IV) No he dicho una palabra sobre las causas de la muerte del fiscal Nisman –en medio de la madeja de conjeturas y operaciones de prensa, lo más  firme de la prueba colectada parece robustecer la idea de un suicidio-. Lo que me interesa es el valor político que cobra esta muerte. Considerarla como un golpe de Estado en marcha es una sobrestimación evitable, desacierto simétrico al deseo de la oposición de que esto marque el añorado fin del ciclo kirchnerista. El peligro de esta lectura sobrestimada –confiriéndole al adversario un poder del que carece- puede conducir a equivocaciones como romper un diario en una conferencia de prensa, sugerir recusaciones contra los jueces y fiscales que marcharon el 18 o asignar a un difuso y desprestigiado Partido Judicial un rol desestabilizador que en otros tiempos cumplieron las Fuerzas Armadas.
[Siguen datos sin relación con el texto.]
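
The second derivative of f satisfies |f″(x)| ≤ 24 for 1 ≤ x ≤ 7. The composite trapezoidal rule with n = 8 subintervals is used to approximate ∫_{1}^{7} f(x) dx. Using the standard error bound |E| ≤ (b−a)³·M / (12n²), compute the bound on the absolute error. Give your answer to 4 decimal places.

6.7500

|E| ≤ (6)³·24 / (12·8²) = 5184/768 = 6.7500.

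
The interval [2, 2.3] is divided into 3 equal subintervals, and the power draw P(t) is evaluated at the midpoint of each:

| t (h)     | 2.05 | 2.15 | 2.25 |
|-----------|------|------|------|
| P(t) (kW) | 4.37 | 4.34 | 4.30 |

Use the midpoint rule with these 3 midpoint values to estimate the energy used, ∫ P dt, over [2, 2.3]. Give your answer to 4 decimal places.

1.3010

h = 0.1, n = 3.
h·[y(m₁) + y(m₂) + y(m₃)] = 0.1·(13.01) = 1.3010.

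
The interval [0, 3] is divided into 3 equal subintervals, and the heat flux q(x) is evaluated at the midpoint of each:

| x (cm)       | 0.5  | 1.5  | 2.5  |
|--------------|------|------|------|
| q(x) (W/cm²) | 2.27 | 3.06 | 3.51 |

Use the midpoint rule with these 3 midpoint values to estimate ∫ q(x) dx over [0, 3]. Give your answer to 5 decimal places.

8.84000

h = 1, n = 3.
h·[y(m₁) + y(m₂) + y(m₃)] = 1·(8.84) = 8.84000.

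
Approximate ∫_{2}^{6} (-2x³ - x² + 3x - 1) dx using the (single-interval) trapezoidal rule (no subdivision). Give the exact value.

T = (b−a)/2 · [f(2) + f(6)] = 2·[(-15) + (-451)] = -932.

-932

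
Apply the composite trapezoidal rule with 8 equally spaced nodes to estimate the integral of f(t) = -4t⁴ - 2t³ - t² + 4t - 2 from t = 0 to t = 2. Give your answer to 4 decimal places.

-33.3261

h = (2 − 0)/7 = 0.285714.
Nodes t₀,…,t₇ = 0, 0.285714, 0.571429, 0.857143, 1.142857, 1.428571, 1.714286, 2.
f(t) = -4t⁴ - 2t³ - t² + 4t - 2: f₀=-2, f₁=-1.012078, f₂=-0.840483, f₃=-2.724698, f₄=-8.543940, f₅=-20.817160, f₆=-42.703040, f₇=-78.
(h/2)·[f₀ + 2f₁ + 2f₂ + 2f₃ + 2f₄ + 2f₅ + 2f₆ + f₇] = 0.142857·(-233.282799) = -33.3261.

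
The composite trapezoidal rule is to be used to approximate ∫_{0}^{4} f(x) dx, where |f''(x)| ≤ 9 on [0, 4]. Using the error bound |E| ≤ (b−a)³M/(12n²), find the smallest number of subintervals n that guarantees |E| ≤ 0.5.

10

Need 576/(12n²) ≤ 0.5.
n² ≥ 576/(12·0.5) = 96 ⇒ n ≥ 9.7980, so the smallest n is 10.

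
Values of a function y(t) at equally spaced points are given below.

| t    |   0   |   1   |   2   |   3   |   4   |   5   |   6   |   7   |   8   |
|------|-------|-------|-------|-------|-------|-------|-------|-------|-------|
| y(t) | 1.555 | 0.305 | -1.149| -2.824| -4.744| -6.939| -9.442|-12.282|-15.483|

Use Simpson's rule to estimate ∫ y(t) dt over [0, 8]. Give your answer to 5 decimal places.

h = 1, n = 8.
(h/3)·[y₀ + 4y₁ + 2y₂ + 4y₃ + 2y₄ + 4y₅ + 2y₆ + 4y₇ + y₈] = 0.333333·(-131.558) = -43.85267.

-43.85267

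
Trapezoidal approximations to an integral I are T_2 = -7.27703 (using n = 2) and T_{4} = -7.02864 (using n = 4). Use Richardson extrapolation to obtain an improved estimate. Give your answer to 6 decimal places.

R = (4·T_{4} − T_2) / 3 = (4·(-7.02864) − (-7.27703))/3 = (-20.83753)/3 = -6.945843.

-6.945843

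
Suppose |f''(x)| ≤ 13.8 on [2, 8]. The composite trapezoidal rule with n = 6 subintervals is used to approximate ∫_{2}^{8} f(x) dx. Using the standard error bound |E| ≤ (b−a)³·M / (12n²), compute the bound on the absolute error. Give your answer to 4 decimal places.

6.9000

|E| ≤ (6)³·13.8 / (12·6²) = 2980.8/432 = 6.9000.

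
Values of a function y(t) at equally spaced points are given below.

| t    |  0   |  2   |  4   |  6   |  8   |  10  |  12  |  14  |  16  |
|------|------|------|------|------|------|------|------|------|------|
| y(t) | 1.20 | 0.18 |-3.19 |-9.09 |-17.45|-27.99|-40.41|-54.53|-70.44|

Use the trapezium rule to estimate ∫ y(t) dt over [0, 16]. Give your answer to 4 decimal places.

-374.2000

h = 2, n = 8.
(h/2)·[y₀ + 2y₁ + 2y₂ + 2y₃ + 2y₄ + 2y₅ + 2y₆ + 2y₇ + y₈] = 1·(-374.20) = -374.2000.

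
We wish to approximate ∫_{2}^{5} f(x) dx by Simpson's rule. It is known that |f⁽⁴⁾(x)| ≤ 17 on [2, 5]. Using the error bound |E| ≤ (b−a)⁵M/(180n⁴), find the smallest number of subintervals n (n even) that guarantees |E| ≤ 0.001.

Need 4131/(180n⁴) ≤ 0.001.
n⁴ ≥ 4131/(180·0.001) = 22950 ⇒ n ≥ 12.3082, so the smallest even n is 14. (n must be even for Simpson's rule.)

14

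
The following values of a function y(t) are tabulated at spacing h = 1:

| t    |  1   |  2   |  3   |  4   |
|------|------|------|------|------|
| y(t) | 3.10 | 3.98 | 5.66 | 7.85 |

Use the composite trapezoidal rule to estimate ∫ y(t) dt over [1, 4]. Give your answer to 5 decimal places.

h = 1, n = 3.
(h/2)·[y₀ + 2y₁ + 2y₂ + y₃] = 0.5·(30.23) = 15.11500.

15.11500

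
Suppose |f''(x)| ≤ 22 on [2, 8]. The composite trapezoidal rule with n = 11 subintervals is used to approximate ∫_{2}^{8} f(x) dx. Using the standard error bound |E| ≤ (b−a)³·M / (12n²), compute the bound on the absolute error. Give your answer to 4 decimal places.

3.2727

|E| ≤ (6)³·22 / (12·11²) = 4752/1452 = 3.2727.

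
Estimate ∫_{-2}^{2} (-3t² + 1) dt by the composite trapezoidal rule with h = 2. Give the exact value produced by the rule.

h = (2 − (-2))/2 = 2.
Nodes t₀,…,t₂ = -2, 0, 2.
f(t) = -3t² + 1: f₀=-11, f₁=1, f₂=-11.
(h/2)·[f₀ + 2f₁ + f₂] = 1·(-20) = -20.

-20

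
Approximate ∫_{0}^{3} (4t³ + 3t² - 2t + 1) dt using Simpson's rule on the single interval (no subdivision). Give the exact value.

102

S = (b−a)/6 · [f(0) + 4f(1.5) + f(3)] = 0.5·[1 + 4·18.25 + 130] = 102.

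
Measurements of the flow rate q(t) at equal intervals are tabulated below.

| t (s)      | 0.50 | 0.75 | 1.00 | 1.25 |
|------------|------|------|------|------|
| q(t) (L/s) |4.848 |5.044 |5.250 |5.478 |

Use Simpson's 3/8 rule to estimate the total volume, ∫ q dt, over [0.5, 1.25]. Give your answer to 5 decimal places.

h = 0.25, n = 3.
(3h/8)·[y₀ + 3y₁ + 3y₂ + y₃] = 0.09375·(41.208) = 3.86325.

3.86325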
Si consideramos lo difícil que sería en la Argentina de hoy aceptar, así como así, la interrupción al orden constitucional, la mirada entonces debiera dirigirse al juego de las fuerzas de oposición dentro de las reglas democráticas, de cara a las primarias y a las elecciones de octubre. Y en este sentido, la marcha del 18 también puede leerse como un intento bastante desesperado de lograr una articulación política que le dé a las fuerzas opositoras una consistencia que sus viscosos y contradictorios programas políticos, la discordias de sus dirigentes y la carencia de un aglutinador y firme liderazgo no pueden proveer. Esa tarde asistimos al desahogo crispado de los que insultan a Cristina Fernández, a dirigentes de partidos políticos marchando cada uno por su lado, sin consigna que los aúne ni discurso que pregonar a la multitud, a un opaco dirigente sindical elegido como vocero para anunciar a la multitud un minuto de silencio y a un grupo de cinco fiscales que han pensado a esta marcha como un acto procesal de sus propias defensas. La organización del adversario dista mucho, me parece, de ser perfecta.